WUHAN – The coronavirus most likely first appeared in humans after jumping from an animal, a team of international and Chinese scientists looking for the origins of COVID-19 said Tuesday, saying an alternate theory that the virus leaked from a Chinese lab was unlikely.

A closely watched visit by World Health Organization experts to Wuhan — the Chinese city where the first coronavirus cases were discovered — did not dramatically change the current understanding of the early days of the pandemic, said Peter Ben Embarek, the leader of the WHO mission.

But it did “add details to that story,” he said at a news conference as the group wrapped up a four-week visit to the city.

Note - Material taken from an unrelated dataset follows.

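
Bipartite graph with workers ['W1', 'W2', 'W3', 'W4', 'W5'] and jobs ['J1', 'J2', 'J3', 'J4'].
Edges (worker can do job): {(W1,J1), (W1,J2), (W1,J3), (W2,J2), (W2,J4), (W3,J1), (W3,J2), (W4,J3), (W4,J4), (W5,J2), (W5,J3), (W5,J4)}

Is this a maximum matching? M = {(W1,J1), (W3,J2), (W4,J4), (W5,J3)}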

And it allowed the joint Chinese-WHO team to further explore the lab leak theory — which former U.S. President Donald Trump and officials from his administration had put forward without evidence — and decide it was unlikely. The Wuhan Institute of Virology is home to many different virus samples, leading to allegations that it may have been the source of the original outbreak, whether on purpose or accidentally.

Embarek, a WHO food safety and animal disease expert, said experts now consider the possibility of such a leak so improbable that it will not be suggested as an avenue of future study. But another team member, Danish scientist Thea Koelsen Fischer, told reporters that team members could not rule out the possibility of further investigation and new leads.

China had already strongly rejected the possibility of a leak and has promoted other theories. The Chinese and foreign experts considered several ideas for how the disease first ended up in humans, leading to a pandemic that has now killed more than 2.3 million people worldwide.

Embarek said the initial findings suggest the most likely pathway the virus followed was from a bat to another animal and then to humans, adding that would require further research.

“The findings suggest that the laboratory incidents hypothesis is extremely unlikely to explain the introduction of the virus to the human population," he said.